Music Tycoon is a social network real time simulation of nightclub management. The game revolves around selecting music, decorating, cleaning, and security all in the pursuit of collecting coins. The game achieved mixed success with its mechanics, user interface, and replayability, all which will be discussed and analyzed in this article.
Expectation vs. Reality
The more familiar a game’s environment is to the player, the more players’ minds scrutinize for authenticity. In other words, the more realistic a game’s context is, the more disappointment that things aren’t perfect. Music Tycoon builds itself as an abstract recreation of nightlife and disc-jockey culture, something modern and relatable. Bottles of alcohol, drunks, dancing, sitting; most of the club elements are there. Where the game lacks accuracy are the mechanics, interactions and feedbacks within venue promotion and music that makes the premise so appealing. Disc jockey is a lifestyle bent towards the new, fanaticism of musical knowledge, and working within genres to make things blend seamlessly. Promoting is a lifestyle that glamorizes a business with advertisements, monetizes social experiences and manipulates people into having a good time. Anyone familiar with these lifestyles knows that Music Tycoon falls short of recapturing their gameplay allure. The potentially most fun aspects of Music Tycoon seem missing. In fact, the “music”, in its teasing bite-sized form, is completely arbitrary as the game can be played with the sound muted.
Music Tycoon has the tightest feedback loops. Every bit of information for the player to achieve greater success is conveyed through a series of menus and interfaces. The main sources of information are the three color-coded bars indicating music, décor and safety. Any depletion in those bars is signaled to the user immediately. If the player isn’t receiving the hint, the game will alert a special message about what needs to be done to increase the user’s rating. If that message still isn’t getting through, an exclamation mark will point out a problem area. And if the player continues to ignore the game’s prompts, the user’s neglect will be shown in the amount of tips received from patrons. The amount of money earned, the highest level of gameplay, is directly reflected in players’ efficiency in keeping their status bars filled and notifications at bay.
The game offers little variance; the objective is clear and it is up to players to plan ahead and make as much money as possible while the game “runs”. The money earned is then used to increase décor by customizing the play space and player avatar. Quickly the player runs out of options, limited by arbitrary character level based item locks or an end game lack of materials. With such a shallow interactive experience, one would think that the ability to express individuality would take a higher precedence. Often the most fetching virtual items are made unappealing by a real dollar price point or a lengthy wait. Arguably this virtual item policy gives the game longevity and delivers a profit to the developers. Still, the end users are burdened with managing a resource and an aesthetic within limited margins.
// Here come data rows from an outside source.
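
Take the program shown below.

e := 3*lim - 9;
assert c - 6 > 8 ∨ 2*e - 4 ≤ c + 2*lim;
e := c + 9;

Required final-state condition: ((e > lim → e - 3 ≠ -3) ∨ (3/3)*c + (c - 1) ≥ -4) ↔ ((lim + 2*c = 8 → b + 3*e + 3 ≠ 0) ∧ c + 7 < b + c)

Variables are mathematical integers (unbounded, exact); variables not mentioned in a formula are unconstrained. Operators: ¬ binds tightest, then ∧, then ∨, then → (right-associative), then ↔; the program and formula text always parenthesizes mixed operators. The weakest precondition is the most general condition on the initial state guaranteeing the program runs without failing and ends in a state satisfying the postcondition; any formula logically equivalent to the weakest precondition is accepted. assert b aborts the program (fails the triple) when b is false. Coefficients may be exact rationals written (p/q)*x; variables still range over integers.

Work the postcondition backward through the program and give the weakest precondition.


Working backward. After the program, the postcondition ((e > lim → e - 3 ≠ -3) ∨ (3/3)*c + (c - 1) ≥ -4) ↔ ((lim + 2*c = 8 → b + 3*e + 3 ≠ 0) ∧ c + 7 < b + c) must hold; in canonical form it is ((e > lim → e ≠ 0) ∨ 2*c ≥ -3) ↔ ((2*c + lim = 8 → b + 3*e ≠ -3) ∧ b > 7).
Before e := c + 9: ((c > lim - 9 → c ≠ -9) ∨ 2*c ≥ -3) ↔ ((2*c + lim = 8 → b + 3*c ≠ -30) ∧ b > 7)
Before assert c - 6 > 8 ∨ 2*e - 4 ≤ c + 2*lim: (c > 14 ∨ 2*e ≤ c + 2*lim + 4) ∧ (((c > lim - 9 → c ≠ -9) ∨ 2*c ≥ -3) ↔ ((2*c + lim = 8 → b + 3*c ≠ -30) ∧ b > 7))
Before e := 3*lim - 9: (c > 14 ∨ 4*lim ≤ c + 22) ∧ (((c > lim - 9 → c ≠ -9) ∨ 2*c ≥ -3) ↔ ((2*c + lim = 8 → b + 3*c ≠ -30) ∧ b > 7))
Answer: WP = (c > 14 ∨ 4*lim ≤ c + 22) ∧ (((c > lim - 9 → c ≠ -9) ∨ 2*c ≥ -3) ↔ ((2*c + lim = 8 → b + 3*c ≠ -30) ∧ b > 7))


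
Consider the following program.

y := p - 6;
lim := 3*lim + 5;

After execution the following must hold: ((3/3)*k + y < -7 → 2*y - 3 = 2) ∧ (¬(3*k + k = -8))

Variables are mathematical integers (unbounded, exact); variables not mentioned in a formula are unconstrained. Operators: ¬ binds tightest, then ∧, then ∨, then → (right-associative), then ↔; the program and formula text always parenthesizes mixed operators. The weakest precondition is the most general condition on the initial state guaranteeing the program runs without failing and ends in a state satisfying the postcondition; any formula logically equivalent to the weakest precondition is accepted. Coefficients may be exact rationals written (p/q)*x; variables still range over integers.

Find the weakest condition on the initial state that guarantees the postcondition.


Working backward. After the program, the postcondition ((3/3)*k + y < -7 → 2*y - 3 = 2) ∧ (¬(3*k + k = -8)) must hold; in canonical form it is (k + y < -7 → 2*y = 5) ∧ (¬(4*k = -8)).
Before lim := 3*lim + 5: (k + y < -7 → 2*y = 5) ∧ (¬(4*k = -8))
Before y := p - 6: (k + p < -1 → 2*p = 17) ∧ (¬(4*k = -8))
Answer: WP = (k + p < -1 → 2*p = 17) ∧ (¬(4*k = -8))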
A main feature of the game is a play area editor providing wallpaper, decorations, chairs, tables and other digital accoutrements. The implementation is straightforward and responsive but at times stifling and cumbersome. It’s very easy to add yet very difficult to subtract.
For instance, the game offers no immediate undo option, so any chair, floor, or decorative item is locked in place on the spot. Second, there is no assurance prompt to cancel any mistakes. Also, the game offers no resale option for any item purchased; all items procured can be stored in an infinite inventory space collecting virtual dust past necessity. Lastly, Music Tycoon offers no clarification of the items available, nothing written to discern what each material is. While not a huge fault, the lack of small descriptions can hamper the investment of an object such as a new floor when wood looks like marble.
The game gets easier as more friends get involved. Friends help each other by becoming chore-bots, cleaning or fixing items around the venue. Solo played, Music Tycoon requires constant attention while with friends, in-game profits are maximized as individual responsibility decreases. Complications arise from convincing members of players’ social circle to invest into Music Tycoon. There are a number of similarly constructed applications on Facebook, all requiring a time commitment. Some of those applications already have a larger install base of active friends. What makes Music Tycoon stand out and does it stand out enough?
Music Tycoon is a satisfactory game experience. The game teaches mastery: its rules are straightforward and progress continues at a satisfying pace. It offers a number of social interactions and every aspect feels familiar. Still, while the experience is well designed, the game leaves the player wanting more.